The 12-page judgment centres on recovery of arrears of interest under a non-party costs order following ‘long-running and hard-fought litigation’ between the parties.
Judgment in favour of the bank was made in excess of $243m as well as for an interim payment of £34m to be made and 85% of Deutsche Bank’s costs on an indemnity basis.The interim payment, with interest, was made. The bank served a bill of costs totalling more than £53m. Detailed assessment, which lasted nearly 100 days, found an assessed figure of £37,693,026.31 in 2020.
Taking the 2014 interim payment into consideration, the costs judge found a balance of £325,803.20 was owed plus interest. Alexander Vik, the defendant for costs purposes, paid the principal amount and a small amount in respect of interest accrued within the previous six years.

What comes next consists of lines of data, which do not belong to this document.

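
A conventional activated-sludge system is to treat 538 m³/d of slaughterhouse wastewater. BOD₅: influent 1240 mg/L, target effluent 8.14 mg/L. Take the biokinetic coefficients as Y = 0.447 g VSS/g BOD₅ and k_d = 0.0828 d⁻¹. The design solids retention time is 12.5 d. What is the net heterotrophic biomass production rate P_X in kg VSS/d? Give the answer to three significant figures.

Observed yield with endogenous decay: Y_obs = Y / (1 + k_d·θ_c) = 0.447 / (1 + 0.0828 × 12.5) = 0.447 / 2.035 = 0.2197 g VSS/g BOD₅.
ΔS = 1240 − 8.14 = 1232 mg/L, so the substrate removal rate is 538 × 1232/1000 = 662.7 kg BOD₅/d.
Net biomass production P_X = Y_obs × Q·(S₀ − S) = 0.2197 × 662.7 = 145.6 kg VSS/d.

P_X ≈ 146 kg VSS/d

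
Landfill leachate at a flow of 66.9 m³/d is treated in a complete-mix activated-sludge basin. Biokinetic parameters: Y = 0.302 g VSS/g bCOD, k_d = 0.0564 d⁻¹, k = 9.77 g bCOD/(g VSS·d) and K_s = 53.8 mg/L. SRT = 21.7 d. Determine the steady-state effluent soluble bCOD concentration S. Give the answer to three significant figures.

From the Monod/SRT balance for a CMAS, S = K_s·(1+k_d θ_c)/[θ_c·(Y k − k_d) − 1] = 53.8 × (1 + 0.0564 × 21.7) / [21.7 × (0.302 × 9.77 − 0.0564) − 1] = 119.6 / 61.80 = 1.936 mg/L.

S ≈ 1.94 mg/L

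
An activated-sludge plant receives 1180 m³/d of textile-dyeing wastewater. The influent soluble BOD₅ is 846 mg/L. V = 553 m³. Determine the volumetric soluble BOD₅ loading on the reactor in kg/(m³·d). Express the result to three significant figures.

L_v ≈ 1.81 kg soluble BOD₅/(m³·d)

Volumetric loading L_v = Q·S₀ / V = 1180 × 846 g/m³ / 553.0 m³ = 1805 g/(m³·d) = 1.805 kg soluble BOD₅/(m³·d).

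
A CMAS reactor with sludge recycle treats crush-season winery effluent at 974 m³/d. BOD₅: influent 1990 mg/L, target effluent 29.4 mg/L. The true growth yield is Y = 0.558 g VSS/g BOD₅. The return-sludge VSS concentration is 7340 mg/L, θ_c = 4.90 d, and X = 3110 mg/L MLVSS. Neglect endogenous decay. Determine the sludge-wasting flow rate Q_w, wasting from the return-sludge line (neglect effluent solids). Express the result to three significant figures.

Biomass mass balance (decay neglected): V·X = Y·Q·(S₀ − S)·θ_c, so V = 0.558 × 974 × (1990 − 29.4) × 4.90 / 3110 = 1679 m³.
θ_c = V·X/(Q_w·X_r) when wasting from the recycle, so Q_w = V·X/(θ_c·X_r) = 1679 × 3110 / (4.90 × 7340) = 145.2 m³/d.

Q_w ≈ 145 m³/d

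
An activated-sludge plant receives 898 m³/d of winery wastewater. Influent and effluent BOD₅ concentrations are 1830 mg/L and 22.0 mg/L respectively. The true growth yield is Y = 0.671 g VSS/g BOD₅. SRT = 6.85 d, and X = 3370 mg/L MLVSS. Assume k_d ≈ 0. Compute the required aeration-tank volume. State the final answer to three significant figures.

V ≈ 2210 m³

With k_d = 0 the design equation reduces to V = Y Q (S₀−S) θ_c / X = 0.671 × 898 × (1830 − 22.0) × 6.85 / 3370 = 2214 m³.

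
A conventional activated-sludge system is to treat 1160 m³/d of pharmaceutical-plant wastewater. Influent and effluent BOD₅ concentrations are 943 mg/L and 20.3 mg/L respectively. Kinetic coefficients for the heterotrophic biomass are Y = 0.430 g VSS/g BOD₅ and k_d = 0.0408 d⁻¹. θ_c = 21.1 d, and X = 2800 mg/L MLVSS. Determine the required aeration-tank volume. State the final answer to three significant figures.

V ≈ 1860 m³

Steady-state biomass mass balance: V·X·(1 + k_d·θ_c) = Y·Q·(S₀ − S)·θ_c, so V = 0.430 × 1160 × (943 − 20.3) × 21.1 / [2800 × (1 + 0.0408 × 21.1)] = 9.71×10^6 / 5210 = 1864 m³.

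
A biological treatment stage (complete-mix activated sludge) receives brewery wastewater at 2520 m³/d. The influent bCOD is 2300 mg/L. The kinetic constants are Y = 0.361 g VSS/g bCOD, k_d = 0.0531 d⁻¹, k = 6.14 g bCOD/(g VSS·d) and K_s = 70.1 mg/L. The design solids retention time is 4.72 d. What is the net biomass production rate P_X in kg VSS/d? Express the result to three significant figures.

Effluent substrate depends only on kinetics and SRT: S = K_s(1 + k_d θ_c) / [θ_c(Yk − k_d) − 1] = 70.1 × (1 + 0.0531 × 4.72) / [4.72 × (0.361 × 6.14 − 0.0531) − 1] = 87.67 / 9.211 = 9.517 mg/L.
The observed yield is Y_obs = Y/(1 + k_d·θ_c) = 0.361 / (1 + 0.0531 × 4.72) = 0.361 / 1.251 = 0.2887 g VSS per g bCOD removed.
ΔS = 2300 − 9.52 = 2290 mg/L, so the substrate removal rate is 2520 × 2290/1000 = 5772 kg bCOD/d.
So the net sludge growth is P_X = 0.2887 × 5772 = 1666 kg VSS/d.

P_X ≈ 1670 kg VSS/d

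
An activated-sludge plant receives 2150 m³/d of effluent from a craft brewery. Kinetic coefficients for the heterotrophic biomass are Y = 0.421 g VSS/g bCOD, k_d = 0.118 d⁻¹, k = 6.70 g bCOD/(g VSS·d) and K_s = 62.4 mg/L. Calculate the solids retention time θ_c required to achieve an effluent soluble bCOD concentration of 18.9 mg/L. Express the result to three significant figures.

θ_c ≈ 1.86 d

From 1/θ_c = Y·k·S/(K_s + S) − k_d: Y·k·S/(K_s+S) = 0.421 × 6.70 × 18.9 / (62.4 + 18.9) = 0.6557 d⁻¹.
θ_c = 1/(μ − k_d) = 1/(0.6557 − 0.118) = 1/0.5377 = 1.860 d.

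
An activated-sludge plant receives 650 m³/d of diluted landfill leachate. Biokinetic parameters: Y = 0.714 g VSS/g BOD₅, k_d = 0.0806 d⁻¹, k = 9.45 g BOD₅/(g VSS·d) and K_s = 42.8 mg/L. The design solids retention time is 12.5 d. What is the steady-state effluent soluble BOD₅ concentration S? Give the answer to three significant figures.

S ≈ 1.04 mg/L

Effluent substrate depends only on kinetics and SRT: S = K_s(1 + k_d θ_c) / [θ_c(Yk − k_d) − 1] = 42.8 × (1 + 0.0806 × 12.5) / [12.5 × (0.714 × 9.45 − 0.0806) − 1] = 85.92 / 82.33 = 1.044 mg/L.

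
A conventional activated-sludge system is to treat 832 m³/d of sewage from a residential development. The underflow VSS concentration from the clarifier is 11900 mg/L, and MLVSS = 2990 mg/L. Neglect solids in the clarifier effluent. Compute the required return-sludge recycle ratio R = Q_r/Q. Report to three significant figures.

Solids balance on the clarifier gives (1+R)X = R·X_r, so R = X/(X_r − X) = 2990 / (11900 − 2990) = 0.3356.

R ≈ 0.336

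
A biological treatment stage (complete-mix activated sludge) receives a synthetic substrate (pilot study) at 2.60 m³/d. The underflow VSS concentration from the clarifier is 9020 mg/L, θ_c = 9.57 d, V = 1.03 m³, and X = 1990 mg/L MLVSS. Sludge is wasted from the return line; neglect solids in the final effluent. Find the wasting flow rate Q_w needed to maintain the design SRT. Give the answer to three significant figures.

Q_w ≈ 0.0237 m³/d

θ_c = V·X/(Q_w·X_r) when wasting from the recycle, so Q_w = V·X/(θ_c·X_r) = 1.030 × 1990 / (9.57 × 9020) = 0.02374 m³/d.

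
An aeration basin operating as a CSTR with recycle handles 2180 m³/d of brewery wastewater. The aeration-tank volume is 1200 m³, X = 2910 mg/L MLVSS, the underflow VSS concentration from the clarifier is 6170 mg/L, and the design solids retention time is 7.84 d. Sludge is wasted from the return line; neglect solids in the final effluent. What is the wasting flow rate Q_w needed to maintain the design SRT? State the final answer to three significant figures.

Wasting from the return line (neglecting effluent solids): Q_w = V·X / (θ_c·X_r) = 1200 × 2910 / (7.84 × 6170) = 72.19 m³/d.

Q_w ≈ 72.2 m³/d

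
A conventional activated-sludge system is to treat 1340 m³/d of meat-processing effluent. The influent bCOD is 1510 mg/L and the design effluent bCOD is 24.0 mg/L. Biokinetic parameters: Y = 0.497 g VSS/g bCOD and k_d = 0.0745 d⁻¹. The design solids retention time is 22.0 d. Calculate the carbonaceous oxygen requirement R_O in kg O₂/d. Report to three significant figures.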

He denied having to pay any earlier accrued interest.
Dias said the issue of costs summarily accessed and accrued interest ‘only arises where there is a delay for assessment’.
She said: ‘It has to be hoped that there will be few cases indeed where a detailed assessment takes more than six years, let alone nearly 10 years from the date of the order. While delay is obviously not unknown, it is unlikely that the draftsman of the 1980 [Limitation] Act had the exceptional circumstances of this litigation in contemplation.’

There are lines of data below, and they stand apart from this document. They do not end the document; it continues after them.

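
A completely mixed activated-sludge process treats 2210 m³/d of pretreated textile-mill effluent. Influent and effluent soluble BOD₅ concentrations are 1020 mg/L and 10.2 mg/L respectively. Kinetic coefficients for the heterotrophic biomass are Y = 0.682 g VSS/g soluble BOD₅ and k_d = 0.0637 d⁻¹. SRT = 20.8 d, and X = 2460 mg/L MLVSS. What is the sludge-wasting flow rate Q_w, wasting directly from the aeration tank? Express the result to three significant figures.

Q_w ≈ 266 m³/d

Steady-state biomass mass balance: V·X·(1 + k_d·θ_c) = Y·Q·(S₀ − S)·θ_c, so V = 0.682 × 2210 × (1020 − 10.2) × 20.8 / [2460 × (1 + 0.0637 × 20.8)] = 3.17×10^7 / 5719 = 5535 m³.
With mixed-liquor wasting, θ_c = V/Q_w, so Q_w = V/θ_c = 5535/20.8 = 266.1 m³/d.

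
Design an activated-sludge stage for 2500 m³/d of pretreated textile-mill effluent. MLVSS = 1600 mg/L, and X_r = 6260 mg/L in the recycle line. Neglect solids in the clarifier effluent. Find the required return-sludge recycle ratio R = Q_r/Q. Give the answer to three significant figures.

Solids balance on the clarifier gives (1+R)X = R·X_r, so R = X/(X_r − X) = 1600 / (6260 − 1600) = 0.3433.

R ≈ 0.343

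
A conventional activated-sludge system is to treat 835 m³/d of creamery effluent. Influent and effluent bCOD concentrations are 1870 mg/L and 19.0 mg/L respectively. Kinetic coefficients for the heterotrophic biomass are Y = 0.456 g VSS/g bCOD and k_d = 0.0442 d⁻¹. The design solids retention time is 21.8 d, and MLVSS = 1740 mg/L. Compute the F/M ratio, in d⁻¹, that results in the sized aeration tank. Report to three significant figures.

F/M ≈ 0.200 d⁻¹

Rearranging the biomass balance for a CMAS with decay, V = Y·Q·ΔS·θ_c / [X·(1+k_d θ_c)] = 0.456 × 835 × (1870 − 19.0) × 21.8 / [1740 × (1 + 0.0442 × 21.8)] = 1.54×10^7 / 3417 = 4497 m³.
F/M = Q·S₀ / (V·X) = 835 × 1870 / (4497 × 1740) = 0.1996 g bCOD·(g VSS·d)⁻¹.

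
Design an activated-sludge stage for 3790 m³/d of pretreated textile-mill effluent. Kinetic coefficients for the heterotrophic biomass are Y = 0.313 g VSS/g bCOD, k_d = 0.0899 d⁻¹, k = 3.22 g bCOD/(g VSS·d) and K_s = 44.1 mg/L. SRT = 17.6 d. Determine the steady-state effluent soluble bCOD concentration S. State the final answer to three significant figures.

S ≈ 7.51 mg/L

For a completely mixed reactor with recycle the Lawrence–McCarty relation gives S = K_s·(1 + k_d·θ_c) / [θ_c·(Y·k − k_d) − 1] = 44.1 × (1 + 0.0899 × 17.6) / [17.6 × (0.313 × 3.22 − 0.0899) − 1] = 113.9 / 15.16 = 7.514 mg/L.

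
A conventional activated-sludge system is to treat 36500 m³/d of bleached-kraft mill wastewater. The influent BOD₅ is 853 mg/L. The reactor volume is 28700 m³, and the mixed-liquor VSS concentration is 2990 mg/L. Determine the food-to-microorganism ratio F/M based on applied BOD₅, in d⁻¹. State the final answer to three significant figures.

F/M = applied load / biomass = Q·S₀/(V·X) = 36500 × 853 / (28700 × 2990) = 0.3628 d⁻¹.

F/M ≈ 0.363 d⁻¹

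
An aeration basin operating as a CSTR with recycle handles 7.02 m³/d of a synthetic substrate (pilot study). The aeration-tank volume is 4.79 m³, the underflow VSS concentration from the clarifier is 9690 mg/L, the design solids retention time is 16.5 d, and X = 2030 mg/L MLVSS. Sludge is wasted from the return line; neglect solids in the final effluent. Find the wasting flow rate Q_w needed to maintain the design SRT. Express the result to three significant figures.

Q_w = (V·X)/(θ_c X_r) = 4.790 × 2030 / (16.5 × 9690) = 0.06082 m³/d.

Q_w ≈ 0.0608 m³/d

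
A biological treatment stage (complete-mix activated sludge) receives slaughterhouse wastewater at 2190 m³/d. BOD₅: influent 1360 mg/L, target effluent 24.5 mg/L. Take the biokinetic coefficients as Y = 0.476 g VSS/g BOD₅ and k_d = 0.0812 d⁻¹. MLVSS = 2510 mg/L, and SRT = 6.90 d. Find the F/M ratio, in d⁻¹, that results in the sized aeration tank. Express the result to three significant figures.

From the SRT design equation V = Y Q (S₀−S) θ_c / [X (1 + k_d θ_c)] = 0.476 × 2190 × (1360 − 24.5) × 6.90 / [2510 × (1 + 0.0812 × 6.90)] = 9.61×10^6 / 3916 = 2453 m³.
Food-to-microorganism ratio F/M = Q S₀ / (V X) = 2190 × 1360 / (2453 × 2510) = 0.4838 d⁻¹.

F/M ≈ 0.484 d⁻¹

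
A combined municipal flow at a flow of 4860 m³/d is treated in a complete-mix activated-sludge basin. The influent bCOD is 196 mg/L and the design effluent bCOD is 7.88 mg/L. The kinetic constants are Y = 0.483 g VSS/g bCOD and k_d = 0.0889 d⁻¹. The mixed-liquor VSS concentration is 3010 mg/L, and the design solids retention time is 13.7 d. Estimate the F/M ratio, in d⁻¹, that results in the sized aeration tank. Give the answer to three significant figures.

F/M ≈ 0.349 d⁻¹

Steady-state biomass mass balance: V·X·(1 + k_d·θ_c) = Y·Q·(S₀ − S)·θ_c, so V = 0.483 × 4860 × (196 − 7.88) × 13.7 / [3010 × (1 + 0.0889 × 13.7)] = 6.05×10^6 / 6676 = 906.2 m³.
F/M = applied load / biomass = Q·S₀/(V·X) = 4860 × 196 / (906.2 × 3010) = 0.3492 d⁻¹.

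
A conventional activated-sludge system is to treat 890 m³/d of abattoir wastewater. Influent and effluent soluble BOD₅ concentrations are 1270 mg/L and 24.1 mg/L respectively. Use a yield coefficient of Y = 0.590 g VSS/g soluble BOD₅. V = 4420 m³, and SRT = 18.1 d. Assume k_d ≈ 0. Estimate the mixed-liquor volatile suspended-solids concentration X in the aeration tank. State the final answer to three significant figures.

X ≈ 2680 mg/L

Without decay, X = Y Q (S₀−S) θ_c / V = 0.590 × 890 × (1270 − 24.1) × 18.1 / 4420 = 2679 mg/L.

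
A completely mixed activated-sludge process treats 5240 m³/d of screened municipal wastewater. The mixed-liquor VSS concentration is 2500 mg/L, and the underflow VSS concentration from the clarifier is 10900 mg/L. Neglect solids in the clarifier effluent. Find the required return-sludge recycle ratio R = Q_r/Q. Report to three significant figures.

R = Q_r/Q = X/(X_r − X) = 2500 / (10900 − 2500) = 0.2976.

R ≈ 0.298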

She said it did not seem ‘absurd or unjust’ for parliament to have imposed a cut-off point for the recovery of interest given that ‘there is no time limit as such’ in the Limitation Act.

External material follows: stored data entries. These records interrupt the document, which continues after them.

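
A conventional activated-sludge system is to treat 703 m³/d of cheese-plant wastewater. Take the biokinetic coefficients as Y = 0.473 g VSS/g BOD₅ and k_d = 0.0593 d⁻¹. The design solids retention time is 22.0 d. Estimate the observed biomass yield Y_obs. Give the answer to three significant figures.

Y_obs ≈ 0.205 g VSS/g BOD₅

The observed yield is Y_obs = Y/(1 + k_d·θ_c) = 0.473 / (1 + 0.0593 × 22.0) = 0.473 / 2.305 = 0.2052 g VSS per g BOD₅ removed.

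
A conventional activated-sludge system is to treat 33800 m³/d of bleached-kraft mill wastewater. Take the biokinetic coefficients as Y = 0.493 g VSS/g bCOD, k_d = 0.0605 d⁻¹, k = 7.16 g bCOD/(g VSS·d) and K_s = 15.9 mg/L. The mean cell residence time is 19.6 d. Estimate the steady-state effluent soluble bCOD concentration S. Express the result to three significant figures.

S ≈ 0.519 mg/L

From the Monod/SRT balance for a CMAS, S = K_s·(1+k_d θ_c)/[θ_c·(Y k − k_d) − 1] = 15.9 × (1 + 0.0605 × 19.6) / [19.6 × (0.493 × 7.16 − 0.0605) − 1] = 34.75 / 67.00 = 0.5187 mg/L.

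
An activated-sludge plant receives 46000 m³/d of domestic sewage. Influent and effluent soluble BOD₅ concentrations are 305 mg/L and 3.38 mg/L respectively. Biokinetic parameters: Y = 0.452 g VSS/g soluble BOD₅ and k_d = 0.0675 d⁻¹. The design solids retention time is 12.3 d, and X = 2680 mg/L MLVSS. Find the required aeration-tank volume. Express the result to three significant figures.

From the SRT design equation V = Y Q (S₀−S) θ_c / [X (1 + k_d θ_c)] = 0.452 × 46000 × (305 − 3.38) × 12.3 / [2680 × (1 + 0.0675 × 12.3)] = 7.71×10^7 / 4905 = 15726 m³.

V ≈ 15700 m³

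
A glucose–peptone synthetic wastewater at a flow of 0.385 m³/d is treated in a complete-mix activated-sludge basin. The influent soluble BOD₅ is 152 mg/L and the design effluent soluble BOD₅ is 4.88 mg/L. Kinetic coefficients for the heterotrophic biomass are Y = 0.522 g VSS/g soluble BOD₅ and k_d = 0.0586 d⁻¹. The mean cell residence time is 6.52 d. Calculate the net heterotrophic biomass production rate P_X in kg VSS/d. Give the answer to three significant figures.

Correct the yield for decay: Y_obs = Y/(1 + k_d θ_c) = 0.522 / (1 + 0.0586 × 6.52) = 0.522 / 1.382 = 0.3777.
ΔS = 152 − 4.88 = 147.1 mg/L, so the substrate removal rate is 0.385 × 147.1/1000 = 0.05664 kg soluble BOD₅/d.
Net biomass production P_X = Y_obs × Q·(S₀ − S) = 0.3777 × 0.05664 = 0.02139 kg VSS/d.

P_X ≈ 0.0214 kg VSS/d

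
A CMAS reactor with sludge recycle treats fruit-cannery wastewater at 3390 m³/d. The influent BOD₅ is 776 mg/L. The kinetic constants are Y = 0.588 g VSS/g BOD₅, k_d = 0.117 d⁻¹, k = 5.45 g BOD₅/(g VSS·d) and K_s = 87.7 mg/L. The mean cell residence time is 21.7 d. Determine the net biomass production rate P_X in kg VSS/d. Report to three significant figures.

P_X ≈ 434 kg VSS/d

Effluent substrate depends only on kinetics and SRT: S = K_s(1 + k_d θ_c) / [θ_c(Yk − k_d) − 1] = 87.7 × (1 + 0.117 × 21.7) / [21.7 × (0.588 × 5.45 − 0.117) − 1] = 310.4 / 66.00 = 4.702 mg/L.
Y_obs = Y / (1 + k_d θ_c) = 0.588 / (1 + 0.117 × 21.7) = 0.588 / 3.539 = 0.1662.
ΔS = 776 − 4.70 = 771.3 mg/L, so the substrate removal rate is 3390 × 771.3/1000 = 2615 kg BOD₅/d.
Biomass produced: P_X = Y_obs·Q·ΔS = 0.1662 × 2615 ≈ 434.4 kg VSS/d.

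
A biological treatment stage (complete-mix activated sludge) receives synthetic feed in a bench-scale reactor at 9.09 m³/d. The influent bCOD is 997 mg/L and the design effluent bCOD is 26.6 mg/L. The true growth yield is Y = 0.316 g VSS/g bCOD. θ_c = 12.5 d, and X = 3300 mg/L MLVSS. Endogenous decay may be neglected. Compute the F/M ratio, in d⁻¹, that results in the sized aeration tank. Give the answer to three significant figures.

With k_d = 0 the design equation reduces to V = Y Q (S₀−S) θ_c / X = 0.316 × 9.09 × (997 − 26.6) × 12.5 / 3300 = 10.56 m³.
F/M = applied load / biomass = Q·S₀/(V·X) = 9.09 × 997 / (10.56 × 3300) = 0.2601 d⁻¹.

F/M ≈ 0.260 d⁻¹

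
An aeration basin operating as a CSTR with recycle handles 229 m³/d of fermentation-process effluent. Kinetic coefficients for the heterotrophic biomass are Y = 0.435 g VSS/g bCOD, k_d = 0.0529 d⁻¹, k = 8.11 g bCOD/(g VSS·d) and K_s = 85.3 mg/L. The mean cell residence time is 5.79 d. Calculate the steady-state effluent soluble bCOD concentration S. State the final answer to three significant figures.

S ≈ 5.83 mg/L

From the Monod/SRT balance for a CMAS, S = K_s·(1+k_d θ_c)/[θ_c·(Y k − k_d) − 1] = 85.3 × (1 + 0.0529 × 5.79) / [5.79 × (0.435 × 8.11 − 0.0529) − 1] = 111.4 / 19.12 = 5.828 mg/L.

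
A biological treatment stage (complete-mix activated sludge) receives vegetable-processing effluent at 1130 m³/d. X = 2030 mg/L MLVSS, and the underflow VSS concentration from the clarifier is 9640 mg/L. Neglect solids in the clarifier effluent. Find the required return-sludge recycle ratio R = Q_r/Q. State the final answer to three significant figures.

R ≈ 0.267

Solids balance on the clarifier gives (1+R)X = R·X_r, so R = X/(X_r − X) = 2030 / (9640 − 2030) = 0.2668.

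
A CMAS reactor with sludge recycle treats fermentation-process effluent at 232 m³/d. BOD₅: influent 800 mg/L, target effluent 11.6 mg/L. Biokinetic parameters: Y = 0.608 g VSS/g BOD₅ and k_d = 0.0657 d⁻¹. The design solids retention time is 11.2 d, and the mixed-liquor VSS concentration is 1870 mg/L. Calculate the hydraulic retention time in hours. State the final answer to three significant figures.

Rearranging the biomass balance for a CMAS with decay, V = Y·Q·ΔS·θ_c / [X·(1+k_d θ_c)] = 0.608 × 232 × (800 − 11.6) × 11.2 / [1870 × (1 + 0.0657 × 11.2)] = 1.25×10^6 / 3246 = 383.7 m³.
Hydraulic retention time τ = V/Q = 383.7 / 232 = 1.654 d = 39.69 h.

τ ≈ 39.7 h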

She added: ‘On the contrary, but for section 24(2), a judgment creditor could execute a judgment whenever it saw fit and recover interest in full going back many years, if not decades. It seems to me that there is therefore a very powerful policy argument in favour of such a cut-off since it encourages a judgment creditor to enforce its judgment with due expedition and discourages the pursuit of stale claims.’
Acknowledging that a receiving party may not be responsible for assessment delays beyond six years, the judge said: ‘The court has sufficient tools at its disposal to do justice in that situation by issuing interim costs certificates.’